Patagon tapait sur le zinc en disant à Anatole, fortement : « Ma gonzesse a qu’à recommencer… Ce qu’elle prendra !… J’y ferai venir la gueule grosse comme ça. J’ai l’amour vache, tu sais ! »
« Ben quoi ! Bombé ! et ma fine ! » C’était une petite femme en cheveux, mais coiffée soigneusement, avec de grands anneaux aux oreilles, et un ruban rose autour du cou, qui, sur le coin d’une table, écrivait.

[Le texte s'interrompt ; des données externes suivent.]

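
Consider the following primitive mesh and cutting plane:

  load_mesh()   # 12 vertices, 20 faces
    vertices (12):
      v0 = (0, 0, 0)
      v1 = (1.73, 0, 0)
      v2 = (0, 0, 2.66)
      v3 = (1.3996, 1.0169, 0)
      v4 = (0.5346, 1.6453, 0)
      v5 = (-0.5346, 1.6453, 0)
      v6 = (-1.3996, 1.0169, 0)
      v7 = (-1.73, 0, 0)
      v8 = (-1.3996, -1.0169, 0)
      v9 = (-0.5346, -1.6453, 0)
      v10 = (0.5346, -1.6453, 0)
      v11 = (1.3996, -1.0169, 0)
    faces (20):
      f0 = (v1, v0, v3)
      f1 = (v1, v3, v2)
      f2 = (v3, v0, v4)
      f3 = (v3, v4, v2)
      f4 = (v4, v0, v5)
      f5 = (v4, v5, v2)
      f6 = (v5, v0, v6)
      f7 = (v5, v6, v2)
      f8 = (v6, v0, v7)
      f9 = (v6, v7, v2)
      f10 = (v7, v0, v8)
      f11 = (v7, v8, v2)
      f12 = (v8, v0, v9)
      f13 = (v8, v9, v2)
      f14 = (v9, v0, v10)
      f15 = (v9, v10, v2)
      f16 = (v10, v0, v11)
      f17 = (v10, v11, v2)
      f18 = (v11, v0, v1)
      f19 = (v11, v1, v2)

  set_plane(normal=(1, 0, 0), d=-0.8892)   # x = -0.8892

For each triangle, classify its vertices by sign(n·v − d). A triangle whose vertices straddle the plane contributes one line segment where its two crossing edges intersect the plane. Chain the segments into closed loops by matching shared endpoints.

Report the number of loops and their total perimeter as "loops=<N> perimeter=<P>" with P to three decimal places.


Straddling triangles (8 of 20):
  (v5,v0,v6) [++-] → (-0.8892, 0.646061, 0)–(-0.8892, 1.38769, 0)  len=0.7416
  (v5,v6,v2) [+-+] → (-0.8892, 1.38769, 0)–(-0.8892, 0.646061, 0.970037)  len=1.2211
  (v6,v0,v7) [-+-] → (-0.8892, 0.646061, 0)–(-0.8892, 0, 0)  len=0.6461
  (v6,v7,v2) [--+] → (-0.8892, 0, 1.29279)–(-0.8892, 0.646061, 0.970037)  len=0.7222
  (v7,v0,v8) [-+-] → (-0.8892, 0, 0)–(-0.8892, -0.646061, 0)  len=0.6461
  (v7,v8,v2) [--+] → (-0.8892, -0.646061, 0.970037)–(-0.8892, 0, 1.29279)  len=0.7222
  (v8,v0,v9) [-++] → (-0.8892, -0.646061, 0)–(-0.8892, -1.38769, 0)  len=0.7416
  (v8,v9,v2) [-++] → (-0.8892, -1.38769, 0)–(-0.8892, -0.646061, 0.970037)  len=1.2211

Chained into 1 loop(s):
  loop 1: 8 segments, perimeter = 6.6619
Total perimeter = 6.662

loops=1 perimeter=6.662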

Elle copiait, en s’appliquant, une chanson pour une copine : le Retour du Déserteur. « Une chanson bath, celle-là ! » A la même table, deux autres parlaient ; elles avaient des figures sérieuses : « Qu’est-ce que tu fais demain ? — Je vais au vélodrome. — IL court ? — Penses-tu ! — IL ne court pas ? — Mais IL ne court plus… Penses-tu que je LE laisserais courir, jalouse comme je suis… » Encore une qui était chipée pour un homme de piste !… Totote et Fifi rappliquaient, et on allait se coucher.
Il arriva que, pendant quatre jours, Sophie n’eut pas de chance. Quatre jours passer à travers ! « Je ne sais pas comment tu fais ! » disait l’Escalope. Et ce sacré père Léon qui ne faisait l’œil à personne !… L’Escalope mit sur sa tête un vieux calot rouge, il prit un mauvais tapis qui couvrait la table de la chambre, et, son tapis sur l’épaule, il alla baragouiner du turc devant les cafés de la place Clichy. Un naïf provincial, qui admirait tout, acheta l’objet. Et l’Escalope arriva au bar avec quarante sous, fez sur la tête. Il raconta six fois son histoire. « Ah ! m…! » faisait chaque fois Pied-Mou en rigolant. Quand Sophie s’avança, vers minuit, tout le monde cria : « Tiens, v’là la Turque !… »
III
Le surnom lui resta. Maintenant c’était « la Turque ».